NLo - Nature-Lookout
Nature-Lookout is a citizens' science programme on common species tracking (flora and fauna) on a national scale, through networks of volunteer observers.
Based on simple and strict protocols, it offers everyone the chance to contribute to research and discover the biodiversity that surrounds us. Created in 1989, the Nature-Lookout program has been strengthened, and is now tracking new groups: butterflies, bats, snails, pollinators, dragonflies, urban wild plants, etc. By providing scientists with critical field data throughout France, voluntary observers participate in the improvement of knowledge on ordinary biodiversity and its responses to global changes (urbanisation, climate change, etc.).
Nature-Lookout in brief:
- Follow-ups to large-scale and long-term common species, through voluntary observer networks involved in data collection throughout France, using simple and binding protocols.
- Partnerships between associations that animate the networks of observers, and the National Museum of Natural History, which performs the analysis of data collected.
Monitoring records of various indicator groups (birds, bats, plants, snails, butterflies, wild pollinators) are used to document regional biodiversity indicators, updated annually, comparable from one region to another, directly derived from the indicators adopted by France and by Europe, to which they in turn contribute.
Nature-Lookout has a purpose, namely answering key questions on ordinary biodiversity, which represents the majority, when measured as a biomass, of the fauna and the flora of our region:
- What about the quantitative evolution of our fauna and flora? Beyond threatened species (which are the subject of other studies), which species are increasing in frequency or on the contrary tending to decrease?
- How do common species respond to different human pressures (increasing fragmentation of ecosystems, intensification or abandonment of agriculture, urbanisation)?
- What is the impact of climate change on these species?
- Are our fauna and flora subject to an increasing homogenisation, i.e. a general decline of specialist species in favour of some generalist species? This has already been observed in birds and butterflies, but it remains to be analysed for other groups, such as flora, bats, snails.
Target groups: education authorities, general public, primary school students, researchers, secondary school students, teachers, trainee teachers
Topic: Agriculture, Applied sciences, Biology, Earth science, Ecology, Environmental sciences, Forestry science, Genetics, Geography, Zoology, Education
Contact person: Romain Julliard Julliard (at) mnhn.fr
The observations sent for several years by the participants of Nature-Lookout to the Natural History Museum scientists have helped collect a significant amount of data on the state of ordinary biodiversity, throughout France and over long periods. This long-term monitoring in collaboration between researchers, associations, and volunteer observers helps advance our knowledge on biodiversity.

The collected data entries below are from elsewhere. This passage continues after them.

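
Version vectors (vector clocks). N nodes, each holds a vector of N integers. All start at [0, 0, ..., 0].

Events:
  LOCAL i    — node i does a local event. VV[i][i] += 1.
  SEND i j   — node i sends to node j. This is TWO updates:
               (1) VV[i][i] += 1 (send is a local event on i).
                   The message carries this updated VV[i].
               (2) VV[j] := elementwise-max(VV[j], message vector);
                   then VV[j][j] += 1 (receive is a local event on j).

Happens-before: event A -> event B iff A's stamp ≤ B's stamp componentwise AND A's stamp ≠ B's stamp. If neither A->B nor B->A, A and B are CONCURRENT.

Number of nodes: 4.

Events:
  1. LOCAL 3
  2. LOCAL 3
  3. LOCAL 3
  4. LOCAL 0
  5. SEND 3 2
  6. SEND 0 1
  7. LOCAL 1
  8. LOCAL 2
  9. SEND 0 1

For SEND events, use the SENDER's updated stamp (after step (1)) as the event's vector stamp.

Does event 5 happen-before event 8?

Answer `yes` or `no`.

Initial: VV[0]=[0, 0, 0, 0]
Initial: VV[1]=[0, 0, 0, 0]
Initial: VV[2]=[0, 0, 0, 0]
Initial: VV[3]=[0, 0, 0, 0]
Event 1: LOCAL 3: VV[3][3]++ -> VV[3]=[0, 0, 0, 1]
Event 2: LOCAL 3: VV[3][3]++ -> VV[3]=[0, 0, 0, 2]
Event 3: LOCAL 3: VV[3][3]++ -> VV[3]=[0, 0, 0, 3]
Event 4: LOCAL 0: VV[0][0]++ -> VV[0]=[1, 0, 0, 0]
Event 5: SEND 3->2: VV[3][3]++ -> VV[3]=[0, 0, 0, 4], msg_vec=[0, 0, 0, 4]; VV[2]=max(VV[2],msg_vec) then VV[2][2]++ -> VV[2]=[0, 0, 1, 4]
Event 6: SEND 0->1: VV[0][0]++ -> VV[0]=[2, 0, 0, 0], msg_vec=[2, 0, 0, 0]; VV[1]=max(VV[1],msg_vec) then VV[1][1]++ -> VV[1]=[2, 1, 0, 0]
Event 7: LOCAL 1: VV[1][1]++ -> VV[1]=[2, 2, 0, 0]
Event 8: LOCAL 2: VV[2][2]++ -> VV[2]=[0, 0, 2, 4]
Event 9: SEND 0->1: VV[0][0]++ -> VV[0]=[3, 0, 0, 0], msg_vec=[3, 0, 0, 0]; VV[1]=max(VV[1],msg_vec) then VV[1][1]++ -> VV[1]=[3, 3, 0, 0]
Event 5 stamp: [0, 0, 0, 4]
Event 8 stamp: [0, 0, 2, 4]
[0, 0, 0, 4] <= [0, 0, 2, 4]? True. Equal? False. Happens-before: True

Answer: yes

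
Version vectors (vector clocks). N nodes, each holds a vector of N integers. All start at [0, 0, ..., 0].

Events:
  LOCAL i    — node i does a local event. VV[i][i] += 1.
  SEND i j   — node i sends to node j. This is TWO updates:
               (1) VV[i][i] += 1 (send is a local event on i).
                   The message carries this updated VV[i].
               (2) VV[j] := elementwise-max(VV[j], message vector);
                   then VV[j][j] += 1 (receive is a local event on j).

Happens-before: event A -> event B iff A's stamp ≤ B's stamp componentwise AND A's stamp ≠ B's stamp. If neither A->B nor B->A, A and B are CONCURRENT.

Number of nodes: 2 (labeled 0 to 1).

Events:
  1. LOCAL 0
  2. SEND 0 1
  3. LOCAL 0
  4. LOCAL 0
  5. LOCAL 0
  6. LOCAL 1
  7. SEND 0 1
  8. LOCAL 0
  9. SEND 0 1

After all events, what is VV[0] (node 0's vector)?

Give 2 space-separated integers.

Answer: 8 0

Derivation:
Initial: VV[0]=[0, 0]
Initial: VV[1]=[0, 0]
Event 1: LOCAL 0: VV[0][0]++ -> VV[0]=[1, 0]
Event 2: SEND 0->1: VV[0][0]++ -> VV[0]=[2, 0], msg_vec=[2, 0]; VV[1]=max(VV[1],msg_vec) then VV[1][1]++ -> VV[1]=[2, 1]
Event 3: LOCAL 0: VV[0][0]++ -> VV[0]=[3, 0]
Event 4: LOCAL 0: VV[0][0]++ -> VV[0]=[4, 0]
Event 5: LOCAL 0: VV[0][0]++ -> VV[0]=[5, 0]
Event 6: LOCAL 1: VV[1][1]++ -> VV[1]=[2, 2]
Event 7: SEND 0->1: VV[0][0]++ -> VV[0]=[6, 0], msg_vec=[6, 0]; VV[1]=max(VV[1],msg_vec) then VV[1][1]++ -> VV[1]=[6, 3]
Event 8: LOCAL 0: VV[0][0]++ -> VV[0]=[7, 0]
Event 9: SEND 0->1: VV[0][0]++ -> VV[0]=[8, 0], msg_vec=[8, 0]; VV[1]=max(VV[1],msg_vec) then VV[1][1]++ -> VV[1]=[8, 4]
Final vectors: VV[0]=[8, 0]; VV[1]=[8, 4]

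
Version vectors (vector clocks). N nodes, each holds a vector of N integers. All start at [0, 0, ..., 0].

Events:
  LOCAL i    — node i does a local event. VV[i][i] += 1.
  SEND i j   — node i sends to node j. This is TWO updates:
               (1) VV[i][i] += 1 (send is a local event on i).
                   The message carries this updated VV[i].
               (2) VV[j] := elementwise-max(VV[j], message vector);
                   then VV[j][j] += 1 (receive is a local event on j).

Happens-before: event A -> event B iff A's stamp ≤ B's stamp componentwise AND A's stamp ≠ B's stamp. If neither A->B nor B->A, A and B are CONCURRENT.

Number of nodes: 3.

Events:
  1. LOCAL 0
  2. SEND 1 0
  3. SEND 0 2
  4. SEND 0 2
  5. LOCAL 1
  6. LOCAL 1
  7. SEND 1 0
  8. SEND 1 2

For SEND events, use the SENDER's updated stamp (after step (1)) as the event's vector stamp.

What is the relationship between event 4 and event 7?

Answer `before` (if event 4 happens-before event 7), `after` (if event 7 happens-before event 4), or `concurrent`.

Answer: concurrent

Derivation:
Initial: VV[0]=[0, 0, 0]
Initial: VV[1]=[0, 0, 0]
Initial: VV[2]=[0, 0, 0]
Event 1: LOCAL 0: VV[0][0]++ -> VV[0]=[1, 0, 0]
Event 2: SEND 1->0: VV[1][1]++ -> VV[1]=[0, 1, 0], msg_vec=[0, 1, 0]; VV[0]=max(VV[0],msg_vec) then VV[0][0]++ -> VV[0]=[2, 1, 0]
Event 3: SEND 0->2: VV[0][0]++ -> VV[0]=[3, 1, 0], msg_vec=[3, 1, 0]; VV[2]=max(VV[2],msg_vec) then VV[2][2]++ -> VV[2]=[3, 1, 1]
Event 4: SEND 0->2: VV[0][0]++ -> VV[0]=[4, 1, 0], msg_vec=[4, 1, 0]; VV[2]=max(VV[2],msg_vec) then VV[2][2]++ -> VV[2]=[4, 1, 2]
Event 5: LOCAL 1: VV[1][1]++ -> VV[1]=[0, 2, 0]
Event 6: LOCAL 1: VV[1][1]++ -> VV[1]=[0, 3, 0]
Event 7: SEND 1->0: VV[1][1]++ -> VV[1]=[0, 4, 0], msg_vec=[0, 4, 0]; VV[0]=max(VV[0],msg_vec) then VV[0][0]++ -> VV[0]=[5, 4, 0]
Event 8: SEND 1->2: VV[1][1]++ -> VV[1]=[0, 5, 0], msg_vec=[0, 5, 0]; VV[2]=max(VV[2],msg_vec) then VV[2][2]++ -> VV[2]=[4, 5, 3]
Event 4 stamp: [4, 1, 0]
Event 7 stamp: [0, 4, 0]
[4, 1, 0] <= [0, 4, 0]? False
[0, 4, 0] <= [4, 1, 0]? False
Relation: concurrent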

The recent study published in Nature, ‘Climate Change on migration paths connected to the "climate hunt" for birds and butterflies in Western Europe’ is emblematic: 1.5 million hours of observations by thousands of observers!
Amongst these datasets are those collected over 20 years by volunteer ornithologists at STOC (Suivi Temporel des Oiseaux Communs - Temporal Monitoring of Common Birds). STOC data is also used to establish many indicators of the health of common birds in France and Europe.
Nature-Lookout is more than ever a network of citizens who help science advance through the long term monitoring of critical target species (birds, butterflies, bats, snails, urban wild plants, and so on).
In its facet designed for schools, the citizens’ science programme Nature-Lookout allows teachers to educate students about biodiversity by participating in a real research programme. This participatory project is an original introductory tool for scientific inquiry and promotes direct contact with nature through field trips feasible in or near the school grounds.
Seven observatories are offered to teachers from kindergarten to high school: pollinators, snails, urban wild plants, bats, worms, seaweeds, birds. On the dedicated website educational tools are also offered, specially developed to enable teachers to appropriate protocols and easily implement this research programme with their students.